LOCATION: Lion Oil Company Headquarters
DOCKET NO.: 51
DECIDED BY: Warren Court (1956-1957)
CITATION: 352 US 187 (1956)
ARGUED: Dec 05, 1956 / Dec 06, 1956
DECIDED: Dec 17, 1956
Facts of the case
Media for Leslie Miller, Inc., v. ArkansasAudio Transcription for Oral Argument - December 05, 1956 in Leslie Miller, Inc., v. Arkansas
Audio Transcription for Oral Argument - December 06, 1956 in Leslie Miller, Inc., v. Arkansas
Leslie Miller, Incorporated, Appellant, versus State of Arkansas.
William J. Smith:
Mr. Chief Justice, may it please the Court.
In considering the application of Hill against Florida to the present case, it should be noted that the issue there was one of the supremacy of federal law under the Commerce Clause with a conflicting state law rather than strictly one of sovereign immunity.
Here, we have the same issue of the supremacy of federal law over state law but it is reenforced in this case by the doctrine of sovereign immunity.
I think what I say can be made clear by referring to two other cases.
I think the closest case to our present one on its facts is Johnson against Maryland in 254 United States 51.
There, the specific question was whether or not the Post Office Department was limited in hiring drivers to deliver mail in Maryland to individuals who had been licensed by the State of Maryland to drive motor vehicles in that State.
And Mr. Justice Holmes speaking for the Court found that the Post Office Department should not be limited in its choice of drivers of its mail trucks to those who had been licensed by the State of Maryland.

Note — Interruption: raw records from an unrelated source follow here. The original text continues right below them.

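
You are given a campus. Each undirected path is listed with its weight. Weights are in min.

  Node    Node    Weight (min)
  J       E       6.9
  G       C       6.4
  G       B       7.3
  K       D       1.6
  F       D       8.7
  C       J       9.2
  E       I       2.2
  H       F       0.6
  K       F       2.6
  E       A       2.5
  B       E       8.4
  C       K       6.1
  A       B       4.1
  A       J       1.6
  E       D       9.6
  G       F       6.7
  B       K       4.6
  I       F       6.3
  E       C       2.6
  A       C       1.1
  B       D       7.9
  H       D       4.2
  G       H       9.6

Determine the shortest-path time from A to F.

Enumerating some paths:
A → C → K → F: 1.1+6.1+2.6 = 9.8
A → E → I → F: 2.5+2.2+6.3 = 11
Cheapest is A → C → K → F at 9.8 min.

9.8 min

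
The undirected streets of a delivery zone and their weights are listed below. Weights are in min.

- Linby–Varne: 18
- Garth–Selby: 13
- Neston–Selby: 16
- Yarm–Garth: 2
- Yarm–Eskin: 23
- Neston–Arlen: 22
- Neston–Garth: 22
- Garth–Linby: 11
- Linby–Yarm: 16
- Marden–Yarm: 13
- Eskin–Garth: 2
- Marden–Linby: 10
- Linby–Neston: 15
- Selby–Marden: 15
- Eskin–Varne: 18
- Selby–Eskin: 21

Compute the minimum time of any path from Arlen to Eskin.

46 min

Settle nodes by increasing distance from Arlen:
Arlen: 0
Neston: 22  (via Arlen)
Linby: 37  (via Neston)
Selby: 38  (via Neston)
Garth: 44  (via Neston)
Eskin: 46  (via Garth)
Shortest route: Arlen → Neston → Garth → Eskin = 46 min.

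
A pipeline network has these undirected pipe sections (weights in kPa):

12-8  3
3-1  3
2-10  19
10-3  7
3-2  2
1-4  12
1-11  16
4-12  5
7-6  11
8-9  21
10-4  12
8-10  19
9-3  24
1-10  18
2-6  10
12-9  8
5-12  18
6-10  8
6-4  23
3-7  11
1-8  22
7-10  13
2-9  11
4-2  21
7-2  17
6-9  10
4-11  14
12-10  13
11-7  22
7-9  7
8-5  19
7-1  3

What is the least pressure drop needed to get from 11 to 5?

37 kPa

Settle nodes by increasing distance from 11:
11: 0
4: 14  (via 11)
1: 16  (via 11)
3: 19  (via 1)
7: 19  (via 1)
12: 19  (via 4)
2: 21  (via 3)
8: 22  (via 12)
9: 26  (via 7)
10: 26  (via 4)
6: 30  (via 7)
5: 37  (via 12)
Shortest route: 11 → 4 → 12 → 5 = 37 kPa.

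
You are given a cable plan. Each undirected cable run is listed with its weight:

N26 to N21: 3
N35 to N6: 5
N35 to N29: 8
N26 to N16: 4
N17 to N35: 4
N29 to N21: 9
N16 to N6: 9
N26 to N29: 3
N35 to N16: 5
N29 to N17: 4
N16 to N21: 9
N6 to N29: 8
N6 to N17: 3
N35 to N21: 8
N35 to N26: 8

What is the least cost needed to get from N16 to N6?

Compare a few routes:
N16–N35–N6: 5+5 = 10
N16–N6: 9 = 9
N16–N35–N17–N6: 5+4+3 = 12
The minimum is 9 via N16–N6.

9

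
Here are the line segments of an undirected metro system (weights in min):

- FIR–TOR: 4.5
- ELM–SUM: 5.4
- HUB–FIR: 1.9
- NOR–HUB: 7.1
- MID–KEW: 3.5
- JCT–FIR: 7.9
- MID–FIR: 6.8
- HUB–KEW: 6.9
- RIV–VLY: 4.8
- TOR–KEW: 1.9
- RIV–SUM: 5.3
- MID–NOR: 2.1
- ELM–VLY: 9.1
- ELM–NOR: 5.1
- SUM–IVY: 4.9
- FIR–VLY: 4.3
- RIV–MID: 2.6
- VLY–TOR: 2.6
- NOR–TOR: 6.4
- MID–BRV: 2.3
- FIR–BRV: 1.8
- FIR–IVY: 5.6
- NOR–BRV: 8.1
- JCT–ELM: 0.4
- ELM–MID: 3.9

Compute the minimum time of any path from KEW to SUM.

Candidate routes:
KEW - MID - RIV - SUM: 3.5+2.6+5.3 = 11.4
KEW - TOR - VLY - RIV - SUM: 1.9+2.6+4.8+5.3 = 14.6
KEW - MID - ELM - SUM: 3.5+3.9+5.4 = 12.8
Cheapest is KEW - MID - RIV - SUM at 11.4 min.

11.4 min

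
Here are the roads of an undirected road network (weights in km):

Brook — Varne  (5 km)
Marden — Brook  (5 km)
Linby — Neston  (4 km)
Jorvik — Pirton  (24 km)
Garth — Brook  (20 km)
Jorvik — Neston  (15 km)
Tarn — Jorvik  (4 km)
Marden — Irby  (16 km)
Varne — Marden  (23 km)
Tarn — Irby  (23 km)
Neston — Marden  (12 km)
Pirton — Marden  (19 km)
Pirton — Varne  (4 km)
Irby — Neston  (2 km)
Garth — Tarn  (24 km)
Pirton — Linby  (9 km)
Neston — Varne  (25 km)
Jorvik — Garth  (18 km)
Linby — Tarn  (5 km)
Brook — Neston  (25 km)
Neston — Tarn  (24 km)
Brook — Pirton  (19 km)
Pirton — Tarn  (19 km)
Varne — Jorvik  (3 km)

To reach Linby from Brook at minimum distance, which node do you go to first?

Varne

Compare a few routes:
Brook - Varne - Pirton - Linby: 5+4+9 = 18
Brook - Varne - Jorvik - Tarn - Linby: 5+3+4+5 = 17
Brook - Varne - Jorvik - Neston - Linby: 5+3+15+4 = 27
Brook - Marden - Neston - Linby: 5+12+4 = 21
The minimum is 17 km via Brook - Varne - Jorvik - Tarn - Linby.
So from Brook the first move is to Varne.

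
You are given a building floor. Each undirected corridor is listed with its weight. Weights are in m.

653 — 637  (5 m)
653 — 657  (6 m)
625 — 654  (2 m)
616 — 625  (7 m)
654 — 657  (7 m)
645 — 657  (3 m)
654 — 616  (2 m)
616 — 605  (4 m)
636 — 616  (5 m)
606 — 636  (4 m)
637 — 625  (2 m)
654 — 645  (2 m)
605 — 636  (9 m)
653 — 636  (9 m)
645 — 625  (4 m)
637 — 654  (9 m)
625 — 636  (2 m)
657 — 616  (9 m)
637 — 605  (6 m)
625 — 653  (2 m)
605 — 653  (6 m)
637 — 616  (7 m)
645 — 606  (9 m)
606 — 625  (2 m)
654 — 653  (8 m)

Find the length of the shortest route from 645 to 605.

8 m

Settle nodes by increasing distance from 645:
645: 0
654: 2  (via 645)
657: 3  (via 645)
625: 4  (via 645)
616: 4  (via 654)
637: 6  (via 625)
636: 6  (via 625)
606: 6  (via 625)
653: 6  (via 625)
605: 8  (via 616)
Shortest route: 645 → 654 → 616 → 605 = 8 m.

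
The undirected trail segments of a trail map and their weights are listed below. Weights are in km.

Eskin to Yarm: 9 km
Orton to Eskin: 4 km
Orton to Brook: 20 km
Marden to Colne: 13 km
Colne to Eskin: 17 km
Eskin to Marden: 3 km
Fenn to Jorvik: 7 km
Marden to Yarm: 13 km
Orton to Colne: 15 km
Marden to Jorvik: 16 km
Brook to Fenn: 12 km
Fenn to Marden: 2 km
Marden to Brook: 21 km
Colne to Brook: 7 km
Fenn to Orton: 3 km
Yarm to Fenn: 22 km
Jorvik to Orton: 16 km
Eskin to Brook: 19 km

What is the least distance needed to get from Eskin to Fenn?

Candidate routes:
Eskin → Marden → Fenn: 3+2 = 5
Eskin → Orton → Fenn: 4+3 = 7
Cheapest is Eskin → Marden → Fenn at 5 km.

5 km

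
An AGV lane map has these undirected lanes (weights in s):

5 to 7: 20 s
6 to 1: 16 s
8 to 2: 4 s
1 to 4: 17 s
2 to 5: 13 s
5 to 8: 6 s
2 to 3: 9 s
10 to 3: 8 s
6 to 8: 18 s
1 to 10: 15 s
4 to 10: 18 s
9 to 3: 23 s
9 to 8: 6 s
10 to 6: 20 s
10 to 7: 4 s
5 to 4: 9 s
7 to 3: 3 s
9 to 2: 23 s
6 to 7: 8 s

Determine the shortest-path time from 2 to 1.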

Now on the other hand the -- the case which really gives us the -- the greatest difficulty is the Penn Dairies case.
There, the question was the application of the Pennsylvania law which imposed a minimum price on the sale of milk in Pennsylvania, the application of this law, the transactions between a Pennsylvania dairy and the United States which was buying milk for use in -- in army camp.

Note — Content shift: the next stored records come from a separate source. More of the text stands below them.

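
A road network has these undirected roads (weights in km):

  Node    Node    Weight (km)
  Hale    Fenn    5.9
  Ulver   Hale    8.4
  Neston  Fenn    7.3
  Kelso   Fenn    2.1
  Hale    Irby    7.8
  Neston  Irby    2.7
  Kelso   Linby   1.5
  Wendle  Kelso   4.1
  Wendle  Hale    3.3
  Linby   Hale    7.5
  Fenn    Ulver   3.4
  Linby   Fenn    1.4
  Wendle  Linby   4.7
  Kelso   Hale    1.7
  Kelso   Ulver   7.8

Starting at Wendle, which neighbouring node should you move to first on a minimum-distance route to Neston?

Linby

Candidate routes:
Wendle - Kelso - Fenn - Neston: 4.1+2.1+7.3 = 13.5
Wendle - Linby - Fenn - Neston: 4.7+1.4+7.3 = 13.4
The minimum is 13.4 km via Wendle - Linby - Fenn - Neston.
So from Wendle the first move is to Linby.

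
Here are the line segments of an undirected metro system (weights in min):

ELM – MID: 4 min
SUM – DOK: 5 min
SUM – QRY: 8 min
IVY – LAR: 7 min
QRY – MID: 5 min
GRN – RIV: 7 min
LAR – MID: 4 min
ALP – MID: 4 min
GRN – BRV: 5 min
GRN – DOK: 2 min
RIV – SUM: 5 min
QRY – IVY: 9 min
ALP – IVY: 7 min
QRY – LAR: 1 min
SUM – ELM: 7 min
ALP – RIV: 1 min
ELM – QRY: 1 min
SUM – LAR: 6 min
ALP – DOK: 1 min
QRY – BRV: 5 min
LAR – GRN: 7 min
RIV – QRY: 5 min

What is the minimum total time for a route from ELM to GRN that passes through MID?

Shortest ELM→MID: ELM–MID = 4
Shortest MID→GRN: MID–ALP–DOK–GRN = 7
Total via MID: 4 + 7 = 11 min.

11 min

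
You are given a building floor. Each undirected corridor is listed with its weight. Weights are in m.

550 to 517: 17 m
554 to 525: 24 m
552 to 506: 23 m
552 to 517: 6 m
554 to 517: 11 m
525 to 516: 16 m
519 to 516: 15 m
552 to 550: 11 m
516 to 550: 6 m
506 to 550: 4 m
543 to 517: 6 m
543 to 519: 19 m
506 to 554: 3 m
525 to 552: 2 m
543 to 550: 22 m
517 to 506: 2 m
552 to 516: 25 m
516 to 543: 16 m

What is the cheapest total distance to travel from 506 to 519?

Shortest distances from 506:
506: 0
517: 2  (via 506)
554: 3  (via 506)
550: 4  (via 506)
543: 8  (via 517)
552: 8  (via 517)
516: 10  (via 550)
525: 10  (via 552)
519: 25  (via 516)
Shortest route: 506 → 550 → 516 → 519 = 25 m.

25 m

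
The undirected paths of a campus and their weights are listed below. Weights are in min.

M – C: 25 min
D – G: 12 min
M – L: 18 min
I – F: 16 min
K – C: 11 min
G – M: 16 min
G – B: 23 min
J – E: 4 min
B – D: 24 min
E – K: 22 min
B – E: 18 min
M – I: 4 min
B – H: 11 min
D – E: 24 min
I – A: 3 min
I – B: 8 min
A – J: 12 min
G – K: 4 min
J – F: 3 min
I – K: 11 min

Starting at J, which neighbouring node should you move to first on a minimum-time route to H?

E

Candidate routes:
J - A - I - B - H: 12+3+8+11 = 34
J - E - B - H: 4+18+11 = 33
J - F - I - B - H: 3+16+8+11 = 38
The minimum is 33 min via J - E - B - H.
So from J the first move is to E.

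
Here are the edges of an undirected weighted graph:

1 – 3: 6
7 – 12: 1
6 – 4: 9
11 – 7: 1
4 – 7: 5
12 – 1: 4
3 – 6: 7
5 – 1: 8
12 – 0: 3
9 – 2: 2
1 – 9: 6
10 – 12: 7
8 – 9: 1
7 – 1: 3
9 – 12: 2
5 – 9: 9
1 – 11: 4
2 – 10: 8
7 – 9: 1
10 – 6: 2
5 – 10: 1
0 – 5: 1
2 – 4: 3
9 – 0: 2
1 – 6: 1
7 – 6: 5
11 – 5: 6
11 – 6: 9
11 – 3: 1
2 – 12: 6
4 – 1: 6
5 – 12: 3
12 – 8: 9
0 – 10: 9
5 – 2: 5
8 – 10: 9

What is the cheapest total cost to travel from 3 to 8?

4

Compare a few routes:
3 - 11 - 7 - 9 - 8: 1+1+1+1 = 4
3 - 11 - 7 - 12 - 9 - 8: 1+1+1+2+1 = 6
Cheapest is 3 - 11 - 7 - 9 - 8 at 4.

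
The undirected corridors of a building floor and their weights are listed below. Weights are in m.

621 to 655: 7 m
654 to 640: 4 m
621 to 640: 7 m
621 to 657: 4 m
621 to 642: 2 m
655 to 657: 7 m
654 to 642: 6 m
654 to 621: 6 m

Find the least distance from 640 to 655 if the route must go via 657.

18 m

Shortest 640→657: 640 → 621 → 657 = 11
Best 657 to 655: 657 → 655 costing 7
Total via 657: 11 + 7 = 18 m.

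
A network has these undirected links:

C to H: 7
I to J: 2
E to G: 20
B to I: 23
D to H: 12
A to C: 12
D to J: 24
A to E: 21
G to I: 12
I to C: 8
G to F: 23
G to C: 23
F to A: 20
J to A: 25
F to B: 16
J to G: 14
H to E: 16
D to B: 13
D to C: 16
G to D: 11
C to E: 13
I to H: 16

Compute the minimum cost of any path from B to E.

41

Compare a few routes:
B - I - C - E: 23+8+13 = 44
B - D - C - E: 13+16+13 = 42
B - D - G - E: 13+11+20 = 44
B - D - H - E: 13+12+16 = 41
The minimum is 41 via B - D - H - E.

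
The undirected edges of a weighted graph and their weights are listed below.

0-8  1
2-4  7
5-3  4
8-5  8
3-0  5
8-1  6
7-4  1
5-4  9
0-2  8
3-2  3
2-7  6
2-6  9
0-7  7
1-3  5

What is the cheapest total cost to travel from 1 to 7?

Settle nodes by increasing distance from 1:
1: 0
3: 5  (via 1)
8: 6  (via 1)
0: 7  (via 8)
2: 8  (via 3)
5: 9  (via 3)
7: 14  (via 0)
Shortest route: 1 → 8 → 0 → 7 = 14.

14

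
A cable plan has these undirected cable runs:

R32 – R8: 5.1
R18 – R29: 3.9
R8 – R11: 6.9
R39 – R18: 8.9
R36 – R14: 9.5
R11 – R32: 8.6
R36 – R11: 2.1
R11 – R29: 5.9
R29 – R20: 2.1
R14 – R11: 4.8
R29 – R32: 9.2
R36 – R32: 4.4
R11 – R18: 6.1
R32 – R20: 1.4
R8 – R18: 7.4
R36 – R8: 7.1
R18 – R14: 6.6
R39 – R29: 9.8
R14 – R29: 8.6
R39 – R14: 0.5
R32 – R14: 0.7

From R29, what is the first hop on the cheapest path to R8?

Enumerating some paths:
R29–R32–R8: 9.2+5.1 = 14.3
R29–R20–R32–R8: 2.1+1.4+5.1 = 8.6
R29–R18–R8: 3.9+7.4 = 11.3
R29–R11–R8: 5.9+6.9 = 12.8
The minimum is 8.6 via R29–R20–R32–R8.
So from R29 the first move is to R20.

R20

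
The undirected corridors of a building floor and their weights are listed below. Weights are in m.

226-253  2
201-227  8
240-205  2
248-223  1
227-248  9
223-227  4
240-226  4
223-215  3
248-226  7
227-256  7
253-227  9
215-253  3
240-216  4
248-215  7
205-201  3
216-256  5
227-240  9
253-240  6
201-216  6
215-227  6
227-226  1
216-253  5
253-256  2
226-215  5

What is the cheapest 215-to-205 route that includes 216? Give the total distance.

14 m

Best 215 to 216: 215 → 253 → 216 costing 8
Best 216 to 205: 216 → 240 → 205 costing 6
Total via 216: 8 + 6 = 14 m.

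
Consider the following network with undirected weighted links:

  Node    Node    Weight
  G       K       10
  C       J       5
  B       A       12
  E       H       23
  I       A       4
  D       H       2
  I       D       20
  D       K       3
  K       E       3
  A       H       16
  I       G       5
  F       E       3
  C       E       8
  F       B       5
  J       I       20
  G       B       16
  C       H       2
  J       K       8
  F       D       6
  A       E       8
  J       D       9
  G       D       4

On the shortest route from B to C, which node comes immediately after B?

Enumerating some paths:
B - F - D - H - C: 5+6+2+2 = 15
B - F - E - C: 5+3+8 = 16
B - F - E - K - J - C: 5+3+3+8+5 = 24
B - F - E - K - D - H - C: 5+3+3+3+2+2 = 18
Cheapest is B - F - D - H - C at 15.
So from B the first move is to F.

F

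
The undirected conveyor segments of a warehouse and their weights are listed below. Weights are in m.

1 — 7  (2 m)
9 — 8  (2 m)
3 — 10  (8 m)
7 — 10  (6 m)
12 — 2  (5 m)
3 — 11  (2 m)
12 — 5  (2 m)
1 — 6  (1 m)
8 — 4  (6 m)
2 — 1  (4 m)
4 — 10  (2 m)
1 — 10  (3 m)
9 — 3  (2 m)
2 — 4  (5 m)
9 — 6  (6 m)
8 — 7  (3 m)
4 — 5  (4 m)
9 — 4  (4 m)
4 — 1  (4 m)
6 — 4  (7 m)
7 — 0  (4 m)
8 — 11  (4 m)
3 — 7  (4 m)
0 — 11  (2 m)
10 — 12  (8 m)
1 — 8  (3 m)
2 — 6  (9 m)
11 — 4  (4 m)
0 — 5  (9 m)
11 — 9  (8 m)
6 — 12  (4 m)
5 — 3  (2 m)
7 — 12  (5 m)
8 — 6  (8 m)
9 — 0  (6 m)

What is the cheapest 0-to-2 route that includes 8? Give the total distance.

Best 0 to 8: 0 → 11 → 8 costing 6
Shortest 8→2: 8 → 1 → 2 = 7
Total via 8: 6 + 7 = 13 m.

13 m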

The Court held that the minimum price requirement of the State of Pennsylvania was applicable.
It did so by treating this case in the same light as it would have treated a case of a non-discriminatory tax which is imposed upon an agency of the United States and where there is quite a line of cases now holding that as long as the -- as the tax is non-discriminatory, it may be imposed even though there is an additional economic burden on the United States by reason of the tax.

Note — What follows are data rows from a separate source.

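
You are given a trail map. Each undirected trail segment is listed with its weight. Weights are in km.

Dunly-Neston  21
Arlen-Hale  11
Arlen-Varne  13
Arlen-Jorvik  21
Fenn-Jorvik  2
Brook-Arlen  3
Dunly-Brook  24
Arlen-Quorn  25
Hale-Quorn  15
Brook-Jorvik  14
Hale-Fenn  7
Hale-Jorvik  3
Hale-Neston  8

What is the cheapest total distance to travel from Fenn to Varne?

Running Dijkstra from Fenn:
Fenn: 0
Jorvik: 2  (via Fenn)
Hale: 5  (via Jorvik)
Neston: 13  (via Hale)
Brook: 16  (via Jorvik)
Arlen: 16  (via Hale)
Quorn: 20  (via Hale)
Varne: 29  (via Arlen)
Shortest route: Fenn → Jorvik → Hale → Arlen → Varne = 29 km.

29 km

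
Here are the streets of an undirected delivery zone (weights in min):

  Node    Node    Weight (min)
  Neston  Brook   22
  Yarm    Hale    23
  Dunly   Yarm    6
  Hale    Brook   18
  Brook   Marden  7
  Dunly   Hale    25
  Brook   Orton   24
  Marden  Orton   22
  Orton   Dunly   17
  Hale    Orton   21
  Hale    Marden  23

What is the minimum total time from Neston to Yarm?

63 min

Running Dijkstra from Neston:
Neston: 0
Brook: 22  (via Neston)
Marden: 29  (via Brook)
Hale: 40  (via Brook)
Orton: 46  (via Brook)
Dunly: 63  (via Orton)
Yarm: 63  (via Hale)
Shortest route: Neston–Brook–Hale–Yarm = 63 min.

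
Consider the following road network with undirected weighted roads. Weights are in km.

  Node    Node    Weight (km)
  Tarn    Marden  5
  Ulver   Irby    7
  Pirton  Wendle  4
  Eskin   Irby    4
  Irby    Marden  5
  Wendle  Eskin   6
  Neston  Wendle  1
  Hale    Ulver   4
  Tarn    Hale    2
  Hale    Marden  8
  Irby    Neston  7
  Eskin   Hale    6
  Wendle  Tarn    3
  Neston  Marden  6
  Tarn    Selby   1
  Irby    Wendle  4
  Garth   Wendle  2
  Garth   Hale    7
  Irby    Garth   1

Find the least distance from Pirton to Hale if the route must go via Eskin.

16 km

Shortest Pirton→Eskin: Pirton–Wendle–Eskin = 10
Best Eskin to Hale: Eskin–Hale costing 6
Total via Eskin: 10 + 6 = 16 km.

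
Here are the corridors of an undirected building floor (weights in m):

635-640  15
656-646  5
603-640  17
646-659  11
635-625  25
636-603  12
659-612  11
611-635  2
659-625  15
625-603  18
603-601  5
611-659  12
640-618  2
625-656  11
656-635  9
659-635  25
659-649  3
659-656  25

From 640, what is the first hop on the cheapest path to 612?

Enumerating some paths:
640 → 635 → 656 → 646 → 659 → 612: 15+9+5+11+11 = 51
640 → 635 → 611 → 659 → 612: 15+2+12+11 = 40
Cheapest is 640 → 635 → 611 → 659 → 612 at 40 m.
So from 640 the first move is to 635.

635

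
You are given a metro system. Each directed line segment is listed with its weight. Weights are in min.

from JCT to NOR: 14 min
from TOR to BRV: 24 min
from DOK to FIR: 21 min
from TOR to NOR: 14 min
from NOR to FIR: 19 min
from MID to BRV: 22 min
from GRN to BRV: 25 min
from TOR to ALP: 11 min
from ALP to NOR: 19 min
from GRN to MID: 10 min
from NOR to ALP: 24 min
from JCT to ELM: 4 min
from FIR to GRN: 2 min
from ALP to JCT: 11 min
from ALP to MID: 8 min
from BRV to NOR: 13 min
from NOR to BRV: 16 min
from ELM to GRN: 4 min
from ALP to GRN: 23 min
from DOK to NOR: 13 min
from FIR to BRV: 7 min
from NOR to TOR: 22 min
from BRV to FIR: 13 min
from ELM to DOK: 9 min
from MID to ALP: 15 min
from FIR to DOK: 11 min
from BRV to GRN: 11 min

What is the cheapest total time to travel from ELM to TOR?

Compare a few routes:
ELM–GRN–MID–BRV–NOR–TOR: 4+10+22+13+22 = 71
ELM–DOK–NOR–TOR: 9+13+22 = 44
ELM–GRN–BRV–NOR–TOR: 4+25+13+22 = 64
ELM–GRN–MID–ALP–NOR–TOR: 4+10+15+19+22 = 70
Cheapest is ELM–DOK–NOR–TOR at 44 min.

44 min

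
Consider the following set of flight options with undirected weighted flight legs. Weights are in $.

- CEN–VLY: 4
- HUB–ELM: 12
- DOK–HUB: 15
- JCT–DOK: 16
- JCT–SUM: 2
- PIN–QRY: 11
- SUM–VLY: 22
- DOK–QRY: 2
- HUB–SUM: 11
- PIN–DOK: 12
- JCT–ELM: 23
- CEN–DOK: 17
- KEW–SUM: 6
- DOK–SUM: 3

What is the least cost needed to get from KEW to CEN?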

Reasoning from this basis the Court said, that this did not interfere in effect, it didn't really interfere with the United States procurement of milk.
It added an economic burden to it.
It made -- it may have caused the United States more to buy its milk but it didn't really interfere, it wasn't inconsistent with it.
And that the additional economic burden was well merely one of those burdens which is the price of paying that we have to pay by having a dual sovereignty.
The same thing drew up with James against Dravo Contracting.
William J. Smith:
That was one of the tax cases itself.
That was a tax case.
William J. Smith:
Now, in this -- in the Penn Dairies case, there is -- there is another distinction between this and the Penn Dairies case.
In that case, it was specifically recognized that if Congress had desired to remove this activity from the field of state regulation, Congress would have had the power to have said so and that if it had its law would have been supreme that it would have removed it from -- from the state law.
Now, that's important in this case because it comes down to the second leg of our argument namely, that here, Congress, through the Armed Services Procurement Act and the regulations which have been adopted pursuant to it, Congress has legislated with respect to this type of procurement in a way which excludes the State from regulating it at the same time.
I -- I don't mean by this that Congress has said, "The State shall not regulate procurement."
I don't think that Penn Dairies means that there should be a -- a necessarily an outright statement to that but what -- what appears here is that the legislation which has been enacted by Congress is so inclusive, so pervasive that it would be inconsistent to believe that Congress could believe that the States could regulate it at the same time.
The Armed Services Procurement Act or pertinent portions of it are set forth in -- in our brief beginning in -- in the appendix, beginning at page 46.
And that with respect to this type of -- with respect to this type of contract, which is a contract which is placed by advertising, it is provided and I'm reading from page 49 of our brief, Section 3 (b), "All bids shall be publicly opened at the time and place stated in the advertisement.
Awards shall be made with reasonable promptness by written notice to that responsible bidder whose bid conforming to the invitations of bids shall be found most advantageous to the Government, price and other factors considered.”